François Jarrige : « Une technique n’est jamais neutre »
Historien de l’industrialisation et de la classe ouvrière, François Jarrige a publié en 2014 Technocritiques (La Découverte). Dans ce livre, qui se présente comme une sorte de contre-histoire du progrès, il revient sur trois siècles de contestation des machines. Nous publions ici l’interview qu’il nous a accordé dans le cadre de l’enquête sur les technocritiques publiée dans le nouveau numéro d’Usbek & Rica (à découvrir également en version numérique augmentée).
On entend peu de voix critiquant la technologie aujourd’hui en France. Serait-on dans une phase historique de recul de la technocritique, comme cela a pu être le cas dans les années 1980 ?
C’est une question compliquée. À vrai dire, je n’en sais rien car c’est difficile d’avoir le recul historique nécessaire. Nous sommes dans un moment profondément ambivalent où les doutes sur les choix techniques et l’avenir technique qui se construit sont assez largement partagés, mais ils rencontrent en permanence une injonction à l’innovation et une multitude de discours technoprophétiques débridés. Si on écoute les médias, on a l’impression de subir aujourd’hui une explosion des technocritiques. Je fais notamment allusion à ce texte signé par trois anciens ministres sur la soi-disant « peur de l’innovation » en France, ou bien encore au livre Alterscience (Odile Jacob, 2013), de l’ingénieur Alexandre Moatti, qui peut donner l’impression que la technocritique est l’une des grandes menaces qui pèserait aujourd’hui sur la société française.
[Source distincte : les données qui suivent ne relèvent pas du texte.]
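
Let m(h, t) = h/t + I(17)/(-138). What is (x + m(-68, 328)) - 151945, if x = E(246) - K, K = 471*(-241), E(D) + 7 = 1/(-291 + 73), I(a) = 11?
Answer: -23707590247/616722 ≈ -38441.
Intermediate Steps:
E(D) = -1527/218 (E(D) = -7 + 1/(-291 + 73) = -7 + 1/(-218) = -7 - 1/218 = -1527/218)
m(h, t) = -11/138 + h/t (m(h, t) = h/t + 11/(-138) = h/t + 11*(-1/138) = h/t - 11/138 = -11/138 + h/t)
K = -113511
x = 24743871/218 (x = -1527/218 - 1*(-113511) = -1527/218 + 113511 = 24743871/218 ≈ 1.1350e+5)
(x + m(-68, 328)) - 151945 = (24743871/218 + (-11/138 - 68/328)) - 151945 = (24743871/218 + (-11/138 - 68*1/328)) - 151945 = (24743871/218 + (-11/138 - 17/82)) - 151945 = (24743871/218 - 812/2829) - 151945 = 70000234043/616722 - 151945 = -23707590247/616722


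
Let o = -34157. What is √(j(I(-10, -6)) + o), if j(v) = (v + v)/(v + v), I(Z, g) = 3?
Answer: 2*I*√8539 ≈ 184.81*I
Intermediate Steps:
j(v) = 1 (j(v) = (2*v)/((2*v)) = (2*v)*(1/(2*v)) = 1)
√(j(I(-10, -6)) + o) = √(1 - 34157) = √(-34156) = 2*I*√8539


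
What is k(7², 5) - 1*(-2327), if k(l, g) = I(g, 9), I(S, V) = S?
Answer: 2332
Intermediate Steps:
k(l, g) = g
k(7², 5) - 1*(-2327) = 5 - 1*(-2327) = 5 + 2327 = 2332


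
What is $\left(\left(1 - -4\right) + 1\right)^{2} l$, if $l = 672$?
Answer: $24192$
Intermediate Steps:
$\left(\left(1 - -4\right) + 1\right)^{2} l = \left(\left(1 - -4\right) + 1\right)^{2} \cdot 672 = \left(\left(1 + 4\right) + 1\right)^{2} \cdot 672 = \left(5 + 1\right)^{2} \cdot 672 = 6^{2} \cdot 672 = 36 \cdot 672 = 24192$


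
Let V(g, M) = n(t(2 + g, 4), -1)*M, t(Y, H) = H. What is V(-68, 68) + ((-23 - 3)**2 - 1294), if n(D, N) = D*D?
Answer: 470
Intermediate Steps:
n(D, N) = D**2
V(g, M) = 16*M (V(g, M) = 4**2*M = 16*M)
V(-68, 68) + ((-23 - 3)**2 - 1294) = 16*68 + ((-23 - 3)**2 - 1294) = 1088 + ((-26)**2 - 1294) = 1088 + (676 - 1294) = 1088 - 618 = 470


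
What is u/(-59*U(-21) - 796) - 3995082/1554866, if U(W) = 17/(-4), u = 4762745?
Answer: -14815217171261/1695581373 ≈ -8737.5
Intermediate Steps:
U(W) = -17/4 (U(W) = 17*(-¼) = -17/4)
u/(-59*U(-21) - 796) - 3995082/1554866 = 4762745/(-59*(-17/4) - 796) - 3995082/1554866 = 4762745/(1003/4 - 796) - 3995082*1/1554866 = 4762745/(-2181/4) - 1997541/777433 = 4762745*(-4/2181) - 1997541/777433 = -19050980/2181 - 1997541/777433 = -14815217171261/1695581373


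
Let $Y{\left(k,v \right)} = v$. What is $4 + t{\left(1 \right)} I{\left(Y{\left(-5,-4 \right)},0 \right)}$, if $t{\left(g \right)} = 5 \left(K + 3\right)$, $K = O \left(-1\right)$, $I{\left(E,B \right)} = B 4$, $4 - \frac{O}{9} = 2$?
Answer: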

En réalité, on entend assez peu de voix technocritiques radicales en France. Il y a le collectif Pièces et Main d’Oeuvre, les éditions L’Échappée – qui propose un travail remarquable et de qualité mais plutôt marginal – et surtout les mouvements sociaux qui se constituent pour contester les « grands projets d’aménagements inutiles » de Sivens, Roybon ou Notre-Dame-des-Landes.
« Il n’y a pas un enthousiasme mais plutôt une forme de désintérêt vis-à-vis de la technologie »
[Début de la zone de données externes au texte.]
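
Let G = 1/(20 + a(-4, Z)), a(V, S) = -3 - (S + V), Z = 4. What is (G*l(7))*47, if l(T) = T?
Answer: 329/17 ≈ 19.353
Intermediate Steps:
a(V, S) = -3 - S - V (a(V, S) = -3 + (-S - V) = -3 - S - V)
G = 1/17 (G = 1/(20 + (-3 - 1*4 - 1*(-4))) = 1/(20 + (-3 - 4 + 4)) = 1/(20 - 3) = 1/17 ≈ 0.058824)
(G*l(7))*47 = ((1/17)*7)*47 = (7/17)*47 = 329/17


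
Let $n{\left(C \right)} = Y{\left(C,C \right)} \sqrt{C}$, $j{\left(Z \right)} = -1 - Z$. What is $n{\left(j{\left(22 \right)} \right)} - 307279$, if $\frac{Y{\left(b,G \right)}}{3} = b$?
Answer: $-307279 - 69 i \sqrt{23} \approx -3.0728 \cdot 10^{5} - 330.91 i$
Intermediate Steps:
$Y{\left(b,G \right)} = 3 b$
$n{\left(C \right)} = 3 C^{\frac{3}{2}}$ ($n{\left(C \right)} = 3 C \sqrt{C} = 3 C^{\frac{3}{2}}$)
$n{\left(j{\left(22 \right)} \right)} - 307279 = 3 \left(-1 - 22\right)^{\frac{3}{2}} - 307279 = 3 \left(-23\right)^{\frac{3}{2}} - 307279 = 3 \left(- 23 i \sqrt{23}\right) - 307279 = - 69 i \sqrt{23} - 307279 = -307279 - 69 i \sqrt{23}$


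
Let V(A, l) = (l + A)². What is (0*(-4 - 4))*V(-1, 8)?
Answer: 0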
Contrairement à ce qui a pu se passer au XIXe siècle, la contestation de la technologie vient aujourd’hui surtout des milieux intellectuels et scientifiques mais plus vraiment des milieux populaires. Comment expliquer ce renversement historique ?
Il ne faut pas oublier que le mouvement ouvrier qui s’est construit et institutionnalisé à la fin du XIXe siècle a longtemps partagé les espoirs et les enthousiasmes pour la mécanisation. Le discours marxiste dominant, c’était que le problème n’était pas la technique mais les usages sociaux de la technique. Pour Marx il fallait distinguer les effets à court terme potentiellement néfastes et les effets à long terme bénéfiques de la machine. Après, pour répondre à votre question, le problème, c’est que ce mouvement ouvrier s’est effondré. Cela dit, les milieux populaires ne parlent pas plus aujourd’hui qu’ils ne parlaient au XIXe siècle et je ne suis pas sûr du tout que ces « milieux populaires » que vous évoquez soient tous enthousiastes devant les objets high tech que vantent la publicité. À mon avis, pour beaucoup d’individus, il n’y a pas un enthousiasme mais plutôt une forme de désintérêt vis-à-vis de la technologie. Et ce désintérêt est plus fort que ce que les médias veulent bien raconter. Le souci, c’est que les gens n’ont pas vraiment le choix parce que la société actuelle est modelée par les objets et réseaux techniques. Du coup, on ne peut plus vraiment se passer de tout un tas d’objets par ailleurs parfaitement inutiles si on y pense un instant. Et puis, il y a un facteur générationnel à l’œuvre : la nouvelle génération qui arrive aux commandes et prescrit les usages est beaucoup plus technophile que par le passé. Pour résumer, je dirais donc qu’il y a une minorité d’enthousiastes, une autre minorité de résistants, mais que l’immense majorité des gens suit le mouvement. Le grand changement, c’est qu’aujourd’hui, la technologie est beaucoup plus prescriptive qu’auparavant : chaque fois qu’on fait face à un problème politique, social ou économique, la solution mise en avant est technologique. Les gens souffrent de solitude ? On répond en développant les communautés virtuelles…
Dans votre livre, vous développez l’idée que la technologie n’est pas et n’a jamais été neutre. Est-ce qu’Internet ne change pas un peu la donne ? Une monnaie virtuelle comme Bitcoin peut vraiment être utilisée pour le pire comme pour le meilleur, non ?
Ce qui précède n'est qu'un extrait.